My first problem is that one of the stemmers probably deletes words that start with german umlaute (ä,ü,ö). As you can see here:
missing_words

The left column in this picture contains the Bag of Words of my documents before the stemming, the right column contains the bag words after stemming. As you can see something like “öffnen” is missing.

My second problem is that the stemmer deletes words from documentsmy documents:

Before the stemming my Bag of Words contains 5122 rows.
After the stemming my BoW contains 4832 rows:

I need to match my BoW Lists, becaus eafter the preprocessing of my data I want to use a LDA.
I want to tell the LDA that he has to macth the stemmed words I am feeding with unstemmed words.

Somebody can help?

ScottF · November 1, 2019, 2:30pm

Hi @gnime -

I tried to recreate the issue with umlauts but was unsuccessful - in my example Übermorgen was processed to Übermorg with the German stemmer, and basically left alone with the English stemmer.

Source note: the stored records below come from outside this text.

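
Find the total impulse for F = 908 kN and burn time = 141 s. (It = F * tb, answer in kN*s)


It = 908 * 141 = 128028 kN*s

128028 kN*s


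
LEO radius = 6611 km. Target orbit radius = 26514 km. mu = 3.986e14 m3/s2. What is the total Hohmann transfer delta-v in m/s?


V1 = sqrt(mu/r1) = 7764.89 m/s
dV1 = V1*(sqrt(2*r2/(r1+r2)) - 1) = 2059.6 m/s
V2 = sqrt(mu/r2) = 3877.31 m/s
dV2 = V2*(1 - sqrt(2*r1/(r1+r2))) = 1427.68 m/s
Total dV = 3487 m/s

3487 m/s


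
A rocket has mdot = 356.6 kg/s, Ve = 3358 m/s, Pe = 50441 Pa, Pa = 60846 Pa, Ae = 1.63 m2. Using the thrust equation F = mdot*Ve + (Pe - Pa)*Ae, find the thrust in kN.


F = 356.6 * 3358 + (50441 - 60846) * 1.63 = 1.1805e+06 N = 1180.5 kN

1180.5 kN


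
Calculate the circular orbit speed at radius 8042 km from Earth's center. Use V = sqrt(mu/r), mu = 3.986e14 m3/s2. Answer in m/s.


V = sqrt(3.986e14 / 8042000) = 7040 m/s

7040 m/s


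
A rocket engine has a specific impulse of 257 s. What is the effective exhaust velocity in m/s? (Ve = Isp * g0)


Ve = Isp * g0 = 257 * 9.81 = 2521.2 m/s

2521.2 m/s


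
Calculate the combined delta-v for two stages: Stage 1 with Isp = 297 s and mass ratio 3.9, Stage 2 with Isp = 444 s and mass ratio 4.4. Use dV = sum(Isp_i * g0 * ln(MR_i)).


dV1 = 297 * 9.81 * ln(3.9) = 3965.3 m/s
dV2 = 444 * 9.81 * ln(4.4) = 6453.3 m/s
Total dV = 3965.3 + 6453.3 = 10418.6 m/s ~ 10419 m/s

10419 m/s


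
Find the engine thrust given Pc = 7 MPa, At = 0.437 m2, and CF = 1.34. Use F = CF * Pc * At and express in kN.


F = 1.34 * 7e6 * 0.437 = 4.0991e+06 N = 4099.1 kN

4099.1 kN


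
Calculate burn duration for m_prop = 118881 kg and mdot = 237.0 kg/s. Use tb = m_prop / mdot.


tb = 118881 / 237.0 = 501.6 s

501.6 s


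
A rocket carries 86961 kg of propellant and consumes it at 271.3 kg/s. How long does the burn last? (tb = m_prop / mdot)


tb = 86961 / 271.3 = 320.5 s

320.5 s


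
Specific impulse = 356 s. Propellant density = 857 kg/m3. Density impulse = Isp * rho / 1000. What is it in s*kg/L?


rho*Isp = 356 * 857 / 1000 = 305 s*kg/L

305 s*kg/L


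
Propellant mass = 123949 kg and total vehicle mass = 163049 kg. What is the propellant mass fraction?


PMF = 123949 / 163049 = 0.76

0.76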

Could you possibly upload your workflow with some sample data so that we might investigate further?

gnime · November 1, 2019, 3:09pm

Hi @ScottF,

Thanks for yout answer.
Here is my workflow:
Prep.knwf (27.0 KB)
Here is a sentence that leads to this error.
sample.txt (250 Bytes)

ScottF · November 1, 2019, 3:31pm

Hi @gnime -

After running your workflow with the sentence provided, I’m still unable to reproduce the problem. The outputs of both Bags of Words have 15 terms, and the joined table shows that the word with the leading umlaut, üblich, is not being dropped:

2019-11-01%2010_29_34-Data%20table%20-%204_38%20-%20Ungroup

Is there possibly some issue with the join logic on your full dataset that would cause missing values to be returned? Or perhaps this is a character encoding problem (UTF-8?) on your local machine? Can you tell me what version of KNIME you are using, and on what OS?

gnime · November 1, 2019, 3:46pm

Hi @ScottF,

I am using an inner join and I am joining on a self created ID (I am getting the data from a database).
My Knime version 4.0 and I am using Windows.

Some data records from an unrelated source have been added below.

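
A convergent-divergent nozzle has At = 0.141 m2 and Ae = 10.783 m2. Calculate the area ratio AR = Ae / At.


AR = 10.783 / 0.141 = 76.5

76.5


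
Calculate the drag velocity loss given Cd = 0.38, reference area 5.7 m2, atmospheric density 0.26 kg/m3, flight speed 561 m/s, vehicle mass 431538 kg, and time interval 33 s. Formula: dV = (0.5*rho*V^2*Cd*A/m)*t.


D = 0.5 * 0.26 * 561^2 * 0.38 * 5.7 = 88619.14 N
a = 88619.14 / 431538 = 0.2054 m/s2
dV = 0.2054 * 33 = 6.8 m/s

6.8 m/s


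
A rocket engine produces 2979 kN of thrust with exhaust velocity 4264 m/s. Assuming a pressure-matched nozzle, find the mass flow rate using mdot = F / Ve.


mdot = F / Ve = 2979000 / 4264 = 698.6 kg/s

698.6 kg/s


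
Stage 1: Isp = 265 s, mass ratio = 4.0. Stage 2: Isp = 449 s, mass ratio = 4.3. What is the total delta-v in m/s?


dV1 = 265 * 9.81 * ln(4.0) = 3603.9 m/s
dV2 = 449 * 9.81 * ln(4.3) = 6424.7 m/s
Total dV = 3603.9 + 6424.7 = 10028.6 m/s ~ 10029 m/s

10029 m/s


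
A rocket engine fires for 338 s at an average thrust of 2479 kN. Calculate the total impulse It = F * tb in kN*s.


It = 2479 * 338 = 837902 kN*s

837902 kN*s


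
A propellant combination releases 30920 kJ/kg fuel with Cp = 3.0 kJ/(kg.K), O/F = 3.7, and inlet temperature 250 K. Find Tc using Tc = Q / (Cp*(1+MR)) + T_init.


Tc = 30920 / (3.0 * (1 + 3.7)) + 250 = 2443 K

2443 K


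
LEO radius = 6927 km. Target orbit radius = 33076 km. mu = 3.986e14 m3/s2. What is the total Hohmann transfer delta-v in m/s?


V1 = sqrt(mu/r1) = 7585.71 m/s
dV1 = V1*(sqrt(2*r2/(r1+r2)) - 1) = 2169.16 m/s
V2 = sqrt(mu/r2) = 3471.46 m/s
dV2 = V2*(1 - sqrt(2*r1/(r1+r2))) = 1428.53 m/s
Total dV = 3598 m/s

3598 m/s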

The problem seems to be with the stemmers, but I dont know what exactly causes this to happen.

gnime · November 3, 2019, 6:49pm

Hi @ScottF

I also tried to load the Data from file I uploaded.
When I do this I dont get the error and get the same result as yours.

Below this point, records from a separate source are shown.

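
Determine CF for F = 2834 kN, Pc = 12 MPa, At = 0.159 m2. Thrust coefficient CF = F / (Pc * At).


CF = 2834000 / (12e6 * 0.159) = 1.49

1.49


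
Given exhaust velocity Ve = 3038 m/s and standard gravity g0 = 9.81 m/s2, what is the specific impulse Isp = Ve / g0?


Isp = Ve / g0 = 3038 / 9.81 = 309.7 s

309.7 s


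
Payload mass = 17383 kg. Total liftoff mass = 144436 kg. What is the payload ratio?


PR = 17383 / 144436 = 0.1204

0.1204


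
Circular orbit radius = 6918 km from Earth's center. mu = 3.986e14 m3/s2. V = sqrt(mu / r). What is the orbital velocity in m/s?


V = sqrt(3.986e14 / 6918000) = 7591 m/s

7591 m/s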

It seems to be a problem with the Database I using.
I am loading my data from SQL Server via the regular database connector and database reader (I am not using the SQL Server Reader).

Are there any known errors when using Knime with SQL Server?

ScottF · November 4, 2019, 4:03pm

Not that I know of. It seems like perhaps this might have something to do with encoding when transferring data from the database to KNIME, but I’m speculating a bit.

Are you using the legacy Database nodes to connect to your data, or the newer DB nodes?

Let me ask internally to see if I can get any additional ideas about what might be going on.

(EDIT: So far, the devs have been unable to replicate using the Microsoft SQL Server connector node)

system · May 5, 2020, 4:03am

This topic was automatically closed 182 days after the last reply. New replies are no longer allowed.